Table 1 reveals that all sulfonamide derivatives have negative effect on soil microbes with statistically significant differences. Previous literature also indicated that Gram-negative and Gram-positive bacteria are susceptible to sulfonamides. They are synthetic antimicrobials with the ability to impede the microbe’s folic acid pathway [36].

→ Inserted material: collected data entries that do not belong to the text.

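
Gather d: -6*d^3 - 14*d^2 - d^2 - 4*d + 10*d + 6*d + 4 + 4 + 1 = -6*d^3 - 15*d^2 + 12*d + 9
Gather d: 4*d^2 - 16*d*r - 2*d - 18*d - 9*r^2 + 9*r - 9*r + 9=4*d^2 + d*(-16*r - 20) - 9*r^2 + 9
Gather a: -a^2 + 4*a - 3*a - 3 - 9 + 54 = -a^2 + a + 42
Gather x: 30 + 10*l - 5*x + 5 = 10*l - 5*x + 35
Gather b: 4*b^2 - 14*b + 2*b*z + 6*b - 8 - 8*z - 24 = 4*b^2 + b*(2*z - 8) - 8*z - 32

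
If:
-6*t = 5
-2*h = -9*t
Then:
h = -15/4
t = -5/6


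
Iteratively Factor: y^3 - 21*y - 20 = (y + 1)*(y^2 - y - 20) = (y - 5)*(y + 1)*(y + 4)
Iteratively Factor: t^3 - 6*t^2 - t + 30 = (t + 2)*(t^2 - 8*t + 15) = (t - 3)*(t + 2)*(t - 5)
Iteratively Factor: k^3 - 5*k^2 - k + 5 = (k - 1)*(k^2 - 4*k - 5) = (k - 5)*(k - 1)*(k + 1)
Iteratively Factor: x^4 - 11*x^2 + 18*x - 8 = (x + 4)*(x^3 - 4*x^2 + 5*x - 2) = (x - 1)*(x + 4)*(x^2 - 3*x + 2) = (x - 1)^2*(x + 4)*(x - 2)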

All synthesized sulfonamides inhibited the growth of isolated bacterial strains even at low concentration (2.25 mg/ml) except for TSBS-1 against RS-7a and did not show any inhibition zone at 2.25 mg/ml. However, all other bacteria were found susceptible to TSBS-1. Sulfonamides are a synthetic drug with a wide range of activity against all positive and negative bacteria, protozoa, and toxoplasma [37]. Sulfonamides exert their effect by targeting dihydropteroate synthase (DHPS) enzyme, which catalyzes the folic acid pathway in bacteria and results in the stoppage of folate biosynthesis in microorganism cells; thus, restraining microorganism growth [38].

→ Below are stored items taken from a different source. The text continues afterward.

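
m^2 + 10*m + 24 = (m + 4)*(m + 6)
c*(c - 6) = c^2 - 6*c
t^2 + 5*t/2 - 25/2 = (t - 5/2)*(t + 5)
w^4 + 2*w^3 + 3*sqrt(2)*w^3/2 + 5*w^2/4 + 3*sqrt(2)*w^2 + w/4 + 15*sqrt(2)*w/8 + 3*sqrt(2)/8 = (w + 1/2)^2*(w + 1)*(w + 3*sqrt(2)/2)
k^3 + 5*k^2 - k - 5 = (k - 1)*(k + 1)*(k + 5)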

Soil respiration measured as cumulative CO2 decreased significantly with increasing concentrations of sulfonamide for up to 3 days only (Figs 1–4). Soil respiration significantly decreased with increasing concentrations of sulfamethoxazole and trimethoprim in the soil [39]. The earlier study also discovered that antibiotic sulfadiazine inhibited microbial activity in manure for up to 4 days after application, and that the effective doses for sulfamethoxazole in the first 2 days were calculated to be 7 mg/kg. Antibiotics may potentially have an impact on the diversity of soil microorganisms [25], soil microbial action [26], enzyme activity [27].

Until the 6th day, the levels of soil respiration greatly increased. Previous research has also found an increase in soil respiratory activity [40]. Each sulfonamide derivative demonstrated statistically significant increases in soil respiration activity within 4–6 days in our investigation. Our findings are consistent with Thiele-Bruhn et al. [41]. According to Thiele-Bruhn et al. [41], increasing soil respiration is linked to a decrease in the amount of antibiotics that are available, as well as increased microorganism adaption and resistance. The impacts of sulfonamides on the functional, structural, and genetic diversity of soil microorganisms have also been reported [29].

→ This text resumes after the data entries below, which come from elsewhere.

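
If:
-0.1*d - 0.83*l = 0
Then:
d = -8.3*l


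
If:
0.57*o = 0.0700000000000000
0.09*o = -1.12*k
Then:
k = -0.01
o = 0.12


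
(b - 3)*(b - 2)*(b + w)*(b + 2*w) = b^4 + 3*b^3*w - 5*b^3 + 2*b^2*w^2 - 15*b^2*w + 6*b^2 - 10*b*w^2 + 18*b*w + 12*w^2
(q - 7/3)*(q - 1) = q^2 - 10*q/3 + 7/3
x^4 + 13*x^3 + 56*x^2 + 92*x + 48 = (x + 1)*(x + 2)*(x + 4)*(x + 6)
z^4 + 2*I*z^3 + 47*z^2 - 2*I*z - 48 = (z - 1)*(z + 1)*(z - 6*I)*(z + 8*I)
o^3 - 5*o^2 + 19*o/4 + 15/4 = (o - 3)*(o - 5/2)*(o + 1/2)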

After 6th day exposure of sulfonamide derivatives to the soil (9, 12, 16, 20 day), the soil respiration decreased significantly (p<0.05). Soil respiration activity was markedly hindered towards the end of the day even at small concentrations. In comparison to antibiotic concentrations (up to 91 mg/kg) in manure and soils [42], inhibitory effects from antibiotics such sulfonamides in the environment are more expected. Soil respiration activity is important for higher production of wheat. Several abiotic stresses are already affecting the productivity of different crops including wheat [43-47]. Therefore, antibiotics should be carefully monitored and their impact on plant growth should be quantified in the future studies.

Conclusions

The varied terrestrial toxicological effects of sulfonamide antibiotics were investigated using several bioassays, including antibacterial essay and soil respiration. In conclusion, (aminocarbonyl) benzene sulfonamide (UBS-1) exhibited highest zone of inhibition against all tested bacterial strains. Soil respiration activity was markedly hindered towards the end of the incubation period even at small concentrations of TSBS-1 {2-(phenylsulfonyl) hydrazine carbothioamide}, TSBS-2 {N, 2-bis phenyl hydrazine carbothioamide}, UBS-1 {(aminocarbonyl) benzene sulfonamide}, and UBS-2 {N,N’ (carbonyl) dibenzene sulfonamide}. The results of this study can be applied to the environmental risk assessment of sulfonamide, including estimation of the determination of sulfonamide in the environment. Sulfonamides have a negative influence on the soil microbiome, and some soil microorganisms that are unable to resist such stressors, so it is difficult to retain soil fertility and plant development as well. Soil microbial respiration changes mediated by sulfonamides were dependent on length of exposure and concentration. It is recommended that antibiotics should be carefully watched and their impact on plant growth should be tested in the future studies.